Study: Car Traffic As Bad As Second Hand Smoke in Causing Asthma

traffic jam_EQA large new European study released this week found that as much as 14% of chronic children's asthma in the Continent's urban areas could be due to traffic pollution. That would put it on par with the effects of second-hand smoke, linked to anywhere from 4 to 18% of all childhood asthma. 

"Air pollution has previously been seen to trigger symptoms but this is the first time we have estimated the percentage of cases that might not have occurred if Europeans had not been exposed to road traffic pollution," lead author Dr. Laura Perez, at the Swiss Tropical and Public Health Institute, said in a press release. "In light of all the existing epidemiological studies showing that road-traffic contributes to the onset of the disease in children, we must consider these results to improve policy making and urban planning."

Although the idea of getting cars off the road as a benefit of mass transit isn't new, this study and others that have been published recently flesh out a new public health concern about the immediate impacts of such reductions in the neighborhoods adjacent to highways. Often these neighborhoods are already low and moderate income, and/or minority-majority with higher-than-average asthma rates already institutionalized because of lack to access to care, poverty or other factors. Highway plannning has yet to take this kind of localized impact into account, especially in Texas and DFW, where regional highway builders are still salivating to build the Trinity Toll Road straight through the middle of Dallas or criss-cross Ft. Worth neighborhoods with the new "Chisholm Freeway."

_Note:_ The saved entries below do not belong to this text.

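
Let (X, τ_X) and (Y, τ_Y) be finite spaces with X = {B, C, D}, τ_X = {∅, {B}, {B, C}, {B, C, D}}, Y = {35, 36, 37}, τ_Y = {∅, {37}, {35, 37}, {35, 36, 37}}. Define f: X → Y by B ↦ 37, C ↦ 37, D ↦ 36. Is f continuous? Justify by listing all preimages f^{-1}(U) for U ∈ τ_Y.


f IS continuous.

Compute f^{-1}(U) for each U ∈ τ_Y:
  U = ∅: f^{-1}(U) = ∅ ∈ τ_X ✓.
  U = {37}: f^{-1}(U) = {B, C} ∈ τ_X ✓.
  U = {35, 37}: f^{-1}(U) = {B, C} ∈ τ_X ✓.
  U = {35, 36, 37}: f^{-1}(U) = {B, C, D} ∈ τ_X ✓.
Every preimage lies in τ_X, so f IS continuous.


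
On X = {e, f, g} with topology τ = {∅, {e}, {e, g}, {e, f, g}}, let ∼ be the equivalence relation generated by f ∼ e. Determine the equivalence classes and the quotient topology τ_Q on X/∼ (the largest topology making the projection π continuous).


X/∼ = {[e=f], [g]}; |τ_Q| = 2.

Equivalence classes: [e=f], [g].
Quotient map π: X → X/∼ sends e ↦ [e=f], f ↦ [e=f], g ↦ [g].
For each subset V ⊆ X/∼, compute π^{-1}(V) ⊆ X and check whether π^{-1}(V) ∈ τ. V is open in τ_Q iff π^{-1}(V) ∈ τ.
  V = {}: π^{-1}(V) = ∅ ∈ τ ✓.
  V = {[e=f]}: π^{-1}(V) = {e, f} ∉ τ ✗.
  V = {[g]}: π^{-1}(V) = {g} ∉ τ ✗.
  V = {[e=f], [g]}: π^{-1}(V) = {e, f, g} ∈ τ ✓.
Open sets in the quotient: τ_Q = {{}, {[e=f], [g]}} (2 elements).


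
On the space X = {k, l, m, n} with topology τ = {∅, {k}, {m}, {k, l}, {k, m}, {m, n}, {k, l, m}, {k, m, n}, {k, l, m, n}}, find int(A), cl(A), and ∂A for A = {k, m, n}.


int(A) = {k, m, n}, cl(A) = {k, l, m, n}, ∂A = {l}.

Closed sets in (X, τ) are complements of opens:
  closed(X, τ) = {∅, {l}, {n}, {k, l}, {l, n}, {m, n}, {k, l, n}, {l, m, n}, {k, l, m, n}}.
int(A) = ⋃ {U ∈ τ : U ⊆ A}. Opens contained in A: ∅, {k}, {m}, {k, m}, {m, n}, {k, m, n}.
Taking the union of these: int(A) = {k, m, n}.
cl(A) = ⋂ {C closed : A ⊆ C}. Closed sets containing A: {k, l, m, n}.
Intersecting these: cl(A) = {k, l, m, n}.
∂A = cl(A) ∖ int(A) = {k, l, m, n} ∖ {k, m, n} = {l}.


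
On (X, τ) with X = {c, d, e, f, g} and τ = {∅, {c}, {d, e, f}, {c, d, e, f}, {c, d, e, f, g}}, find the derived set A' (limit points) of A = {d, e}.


A' = {d, e, f, g}

For each x ∈ X, list the open sets U ∈ τ with x ∈ U, then check whether U ∩ (A ∖ {x}) ≠ ∅ for every such U.
  x = c: open {c} ∋ x has {c} ∩ (A ∖ {c}) = ∅, so x is NOT a limit point.
  x = d: opens ∋ x are {d, e, f}, {c, d, e, f}, {c, d, e, f, g}; each meets A ∖ {d}, so x IS a limit point.
  x = e: opens ∋ x are {d, e, f}, {c, d, e, f}, {c, d, e, f, g}; each meets A ∖ {e}, so x IS a limit point.
  x = f: opens ∋ x are {d, e, f}, {c, d, e, f}, {c, d, e, f, g}; each meets A ∖ {f}, so x IS a limit point.
  x = g: opens ∋ x are {c, d, e, f, g}; each meets A ∖ {g}, so x IS a limit point.
Collecting: A' = {d, e, f, g}.


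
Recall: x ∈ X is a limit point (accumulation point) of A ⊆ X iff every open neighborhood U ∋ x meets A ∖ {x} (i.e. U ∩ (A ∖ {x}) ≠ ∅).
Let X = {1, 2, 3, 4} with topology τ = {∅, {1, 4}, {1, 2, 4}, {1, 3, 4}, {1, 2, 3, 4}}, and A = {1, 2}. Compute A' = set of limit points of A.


A' = {2, 3, 4}

For each x ∈ X, list the open sets U ∈ τ with x ∈ U, then check whether U ∩ (A ∖ {x}) ≠ ∅ for every such U.
  x = 1: open {1, 4} ∋ x has {1, 4} ∩ (A ∖ {1}) = ∅, so x is NOT a limit point.
  x = 2: opens ∋ x are {1, 2, 4}, {1, 2, 3, 4}; each meets A ∖ {2}, so x IS a limit point.
  x = 3: opens ∋ x are {1, 3, 4}, {1, 2, 3, 4}; each meets A ∖ {3}, so x IS a limit point.
  x = 4: opens ∋ x are {1, 4}, {1, 2, 4}, {1, 3, 4}, {1, 2, 3, 4}; each meets A ∖ {4}, so x IS a limit point.
Collecting: A' = {2, 3, 4}.


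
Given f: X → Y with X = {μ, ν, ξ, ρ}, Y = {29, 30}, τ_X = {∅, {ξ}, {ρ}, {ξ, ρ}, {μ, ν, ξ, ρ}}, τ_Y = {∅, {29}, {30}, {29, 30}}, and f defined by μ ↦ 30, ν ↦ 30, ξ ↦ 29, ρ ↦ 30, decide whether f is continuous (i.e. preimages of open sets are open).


f is NOT continuous.

Compute f^{-1}(U) for each U ∈ τ_Y:
  U = ∅: f^{-1}(U) = ∅ ∈ τ_X ✓.
  U = {29}: f^{-1}(U) = {ξ} ∈ τ_X ✓.
  U = {30}: f^{-1}(U) = {μ, ν, ρ} ∉ τ_X ✗.
  U = {29, 30}: f^{-1}(U) = {μ, ν, ξ, ρ} ∈ τ_X ✓.
Found U = {30} with f^{-1}(U) = {μ, ν, ρ} not in τ_X. Therefore f is NOT continuous.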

Asthma affects one in 12 people, or 8 percent of the U.S. population, according to 2009 data from the Centers for Disease Control and Prevention. The number has increased since 2001, when one in 14 people were affected.

Traffic Pollution Linked to Autism

Along with a higher risk of asthma, children who are born and live their first year closer to major freeways also suffer a significantly elevated risk of autism. That's the conclusion of a new study by the Keck School of Medicine of the University of Southern California in Los Angeles.

"Compared to 245 California children who were not autistic, the researchers found that 279 autistic children were almost twice as likely to have been exposed to the highest levels of pollution while in the womb, and about three times as likely to have been exposed to that level during their first year of life.

They found that children exposed to the highest amount of "particulate matter' – a mixture of acids, metals, soil and dust – had about a two-fold increase in autism risk. That type of regional pollution is tracked by the Environmental Protection Agency.

Volk and her colleagues also saw a similar link between autism and nitrogen dioxide, which is in car, truck and other vehicle emissions.

'This is a risk factor that we can modify and potentially reduce the risk for autism,' wrote Dawson in an email to Reuters Health."

It's been estimated by the Centers for Disease Control that autism affects one in every 88 children born in the United States.

A new federal Particulate Matter standard is under consideration by the EPA and could be announced this year. It's been linked to other neurological diseases such as Parkinson's and Alzheimers.